To grant someone full access:
- Create their user in Authentik
- Add them to the "founders" group (or equivalent)
- They run
tailscale login --login-server https://headscale.minnova.io - Browser opens, they authenticate with Authentik
- Headscale checks their group membership, applies ACLs
- They can now SSH to bastion (100.64.0.6), then to internal servers
Secrets Management¶
Infrastructure secrets are encrypted with SOPS using Age keys. This lets us store secrets in Git alongside the code that uses them, while keeping the actual values encrypted.
Ansible Secrets¶
For Ansible-managed resources, secrets live in infra/ansible/secrets/. SOPS encrypts only values, leaving keys readable:
# What you see in Git (encrypted)
database_password: ENC[AES256_GCM,data:abc123...,tag:xyz...]

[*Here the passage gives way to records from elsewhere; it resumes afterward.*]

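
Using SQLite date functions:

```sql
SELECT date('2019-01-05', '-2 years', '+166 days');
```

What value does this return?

2017-06-20

Adding -2 years to 2019-01-05 gives 2017-01-05.
Applying '+166 days' to 2017-01-05: counting 166 days forward gives 2017-06-20.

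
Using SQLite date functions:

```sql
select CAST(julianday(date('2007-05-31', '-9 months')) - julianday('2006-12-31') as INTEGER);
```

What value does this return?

-122

Adding -9 months to 2007-05-31 gives 2006-08-31.
0 days remain in August 2006 after the 31st (31 − 31).
September 2006: 30 days.
October 2006: 31 days.
November 2006: 30 days.
Then 31 days into December 2006.
Total: 0 + 30 + 31 + 30 + 31 = 122.
The subtraction is earlier − later, so the result is −122 → -122.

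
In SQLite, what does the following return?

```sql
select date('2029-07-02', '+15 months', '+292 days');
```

Adding +15 months to 2029-07-02 gives 2030-10-02.
Applying '+292 days' to 2030-10-02: counting 292 days forward gives 2031-07-21.

2031-07-21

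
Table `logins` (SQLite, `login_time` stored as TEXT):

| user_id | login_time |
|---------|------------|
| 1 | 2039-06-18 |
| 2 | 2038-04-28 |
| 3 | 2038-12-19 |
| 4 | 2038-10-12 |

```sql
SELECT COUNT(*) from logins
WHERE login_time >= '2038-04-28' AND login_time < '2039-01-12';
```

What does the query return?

3

Rows in [2038-04-28, 2039-01-12): 2038-04-28, 2038-12-19, 2038-10-12 → 3 rows.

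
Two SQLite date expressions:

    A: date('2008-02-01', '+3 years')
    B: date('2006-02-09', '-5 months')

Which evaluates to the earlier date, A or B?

B

A = 2011-02-01.
B = 2005-09-09.
B is earlier.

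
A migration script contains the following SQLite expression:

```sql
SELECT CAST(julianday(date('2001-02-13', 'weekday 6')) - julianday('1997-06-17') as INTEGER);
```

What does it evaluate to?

`weekday 6` advances to the next Saturday; 2001-02-13 is a Tuesday, so it moves forward to 2001-02-17.
13 days remain in June 1997 after the 17th (30 − 17).
Full months from July 1997 through January 2001 contribute their day counts.
Then 17 days into February 2001.
Total: 13 + 31 + 31 + 30 + 31 + 30 + 31 + 31 + 28 + 31 + 30 + 31 + 30 + 31 + 31 + 30 + 31 + 30 + 31 + 31 + 28 + 31 + 30 + 31 + 30 + 31 + 31 + 30 + 31 + 30 + 31 + 31 + 29 + 31 + 30 + 31 + 30 + 31 + 31 + 30 + 31 + 30 + 31 + 31 + 17 = 1341.

1341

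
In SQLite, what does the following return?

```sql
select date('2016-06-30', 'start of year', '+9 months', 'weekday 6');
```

`start of year` rewinds 2016-06-30 to 2016-01-01.
Adding +9 months to 2016-01-01 gives 2016-10-01.
`weekday 6` advances to the next Saturday; 2016-10-01 is already a Saturday, so it stays at 2016-10-01.

2016-10-01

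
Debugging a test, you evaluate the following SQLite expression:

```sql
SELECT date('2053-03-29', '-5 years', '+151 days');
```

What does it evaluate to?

2048-08-27

Adding -5 years to 2053-03-29 gives 2048-03-29.
Applying '+151 days' to 2048-03-29: counting 151 days forward gives 2048-08-27.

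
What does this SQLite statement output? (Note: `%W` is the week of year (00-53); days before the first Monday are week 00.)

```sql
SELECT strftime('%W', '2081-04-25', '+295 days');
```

06

First apply '+295 days': 2081-04-25 → 2082-02-14.
2082-02-14 is a Saturday. SQLite's %W counts Mondays since the year started; the result is 06.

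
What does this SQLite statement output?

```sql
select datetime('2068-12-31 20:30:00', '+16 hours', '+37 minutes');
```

+16 hours from 2068-12-31 20:30:00 is 2069-01-01 12:30:00 (crosses midnight).
+37 minutes from 2069-01-01 12:30:00 is 2069-01-01 13:07:00.

2069-01-01 13:07:00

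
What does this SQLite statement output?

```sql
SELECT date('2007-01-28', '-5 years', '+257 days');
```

Adding -5 years to 2007-01-28 gives 2002-01-28.
Applying '+257 days' to 2002-01-28: counting 257 days forward gives 2002-10-12.

2002-10-12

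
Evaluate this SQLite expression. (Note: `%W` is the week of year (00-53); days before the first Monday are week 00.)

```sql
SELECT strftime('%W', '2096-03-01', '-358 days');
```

10

First apply '-358 days': 2096-03-01 → 2095-03-09.
2095-03-09 is a Wednesday. SQLite's %W counts Mondays since the year started; the result is 10.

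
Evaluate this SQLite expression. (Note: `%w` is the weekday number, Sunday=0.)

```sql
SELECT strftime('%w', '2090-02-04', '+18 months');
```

First apply '+18 months': 2090-02-04 → 2091-08-04.
2091-08-04 is a Saturday; with Sunday=0 that is 6.

6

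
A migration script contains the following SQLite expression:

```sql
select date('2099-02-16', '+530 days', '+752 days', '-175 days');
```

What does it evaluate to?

2102-02-28

Applying '+530 days' to 2099-02-16: counting 530 days forward gives 2100-07-31.
Applying '+752 days' to 2100-07-31: counting 752 days forward gives 2102-08-22.
Applying '-175 days' to 2102-08-22: counting 175 days back gives 2102-02-28.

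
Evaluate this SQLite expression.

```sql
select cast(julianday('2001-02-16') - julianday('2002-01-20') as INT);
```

-338

12 days remain in February 2001 after the 16th (28 − 16).
Full months from March 2001 through December 2001 contribute their day counts.
Then 20 days into January 2002.
Total: 12 + 31 + 30 + 31 + 30 + 31 + 31 + 30 + 31 + 30 + 31 + 20 = 338.
The subtraction is earlier − later, so the result is −338 → -338.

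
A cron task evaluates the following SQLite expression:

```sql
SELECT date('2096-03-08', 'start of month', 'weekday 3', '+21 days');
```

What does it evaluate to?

`start of month` rewinds 2096-03-08 to 2096-03-01.
`weekday 3` advances to the next Wednesday; 2096-03-01 is a Thursday, so it moves forward to 2096-03-07.
Advancing 21 more days within March lands on 2096-03-28.

2096-03-28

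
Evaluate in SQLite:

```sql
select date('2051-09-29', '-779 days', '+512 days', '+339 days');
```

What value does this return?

2051-12-10

Applying '-779 days' to 2051-09-29: counting 779 days back gives 2049-08-11.
Applying '+512 days' to 2049-08-11: counting 512 days forward gives 2051-01-05.
Applying '+339 days' to 2051-01-05: counting 339 days forward gives 2051-12-10.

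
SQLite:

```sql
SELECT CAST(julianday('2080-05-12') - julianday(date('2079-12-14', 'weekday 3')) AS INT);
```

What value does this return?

144

`weekday 3` advances to the next Wednesday; 2079-12-14 is a Thursday, so it moves forward to 2079-12-20.
11 days remain in December 2079 after the 20th (31 − 20).
January 2080: 31 days.
February 2080: 29 days (leap year).
March 2080: 31 days.
April 2080: 30 days.
Then 12 days into May 2080.
Total: 11 + 31 + 29 + 31 + 30 + 12 = 144.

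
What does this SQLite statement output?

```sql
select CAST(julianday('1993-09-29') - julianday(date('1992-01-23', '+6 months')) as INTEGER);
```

433

Adding +6 months to 1992-01-23 gives 1992-07-23.
8 days remain in July 1992 after the 23rd (31 − 23).
Full months from August 1992 through August 1993 contribute their day counts.
Then 29 days into September 1993.
Total: 8 + 31 + 30 + 31 + 30 + 31 + 31 + 28 + 31 + 30 + 31 + 30 + 31 + 31 + 29 = 433.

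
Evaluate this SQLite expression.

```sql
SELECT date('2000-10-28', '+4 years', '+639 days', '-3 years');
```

Adding +4 years to 2000-10-28 gives 2004-10-28.
Applying '+639 days' to 2004-10-28: counting 639 days forward gives 2006-07-29.
Adding -3 years to 2006-07-29 gives 2003-07-29.

2003-07-29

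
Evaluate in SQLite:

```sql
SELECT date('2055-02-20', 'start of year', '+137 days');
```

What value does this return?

2055-05-18

`start of year` rewinds 2055-02-20 to 2055-01-01.
Applying '+137 days' to 2055-01-01: counting 137 days forward gives 2055-05-18.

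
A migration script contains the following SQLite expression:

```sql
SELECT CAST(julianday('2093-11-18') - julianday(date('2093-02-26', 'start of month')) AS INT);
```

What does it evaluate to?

290

`start of month` rewinds 2093-02-26 to 2093-02-01.
27 days remain in February 2093 after the 1st (28 − 1).
Full months from March 2093 through October 2093 contribute their day counts.
Then 18 days into November 2093.
Total: 27 + 31 + 30 + 31 + 30 + 31 + 31 + 30 + 31 + 18 = 290.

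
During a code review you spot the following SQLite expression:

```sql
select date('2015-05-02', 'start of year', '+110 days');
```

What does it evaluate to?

`start of year` rewinds 2015-05-02 to 2015-01-01.
Applying '+110 days' to 2015-01-01: counting 110 days forward gives 2015-04-21.

2015-04-21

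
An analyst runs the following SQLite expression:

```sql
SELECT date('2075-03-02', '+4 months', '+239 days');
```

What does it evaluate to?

2076-02-26

Adding +4 months to 2075-03-02 gives 2075-07-02.
Applying '+239 days' to 2075-07-02: counting 239 days forward gives 2076-02-26.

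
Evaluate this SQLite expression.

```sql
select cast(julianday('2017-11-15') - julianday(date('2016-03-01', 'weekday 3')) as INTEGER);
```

`weekday 3` advances to the next Wednesday; 2016-03-01 is a Tuesday, so it moves forward to 2016-03-02.
29 days remain in March 2016 after the 2nd (31 − 2).
Full months from April 2016 through October 2017 contribute their day counts.
Then 15 days into November 2017.
Total: 29 + 30 + 31 + 30 + 31 + 31 + 30 + 31 + 30 + 31 + 31 + 28 + 31 + 30 + 31 + 30 + 31 + 31 + 30 + 31 + 15 = 623.

623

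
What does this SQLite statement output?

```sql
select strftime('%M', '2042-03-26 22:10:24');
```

`%M` extracts the 2-digit minute: 10.

10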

To edit: sops infra/ansible/secrets/cloudflared.yaml
Kubernetes Secrets¶
For K8s, we use the SOPS Secrets Operator. Secrets live in infra/kubernetes/*/secrets/ as SopsSecret CRDs:
apiVersion: isindir.github.com/v1alpha3
kind: SopsSecret
metadata:
name: my-secrets
spec:
secretTemplates:
- name: my-k8s-secret
stringData:
password: ENC[AES256_GCM,data:abc123...]
The operator runs in the sops namespace with the server's Age key mounted. It watches for SopsSecret resources, decrypts them, and creates regular K8s Secrets.
Key Management¶
The .sops.yaml config defines which Age keys can decrypt which paths:
- Developer keys - for local editing
- Server key (
apps_host) - for runtime decryption on server
Both keys must be in .sops.yaml for secrets that need to be read by both. Run make sops.updatekeys after adding new keys.
Future plan: migrate from Age to AWS KMS for key rotation and IAM-based access control.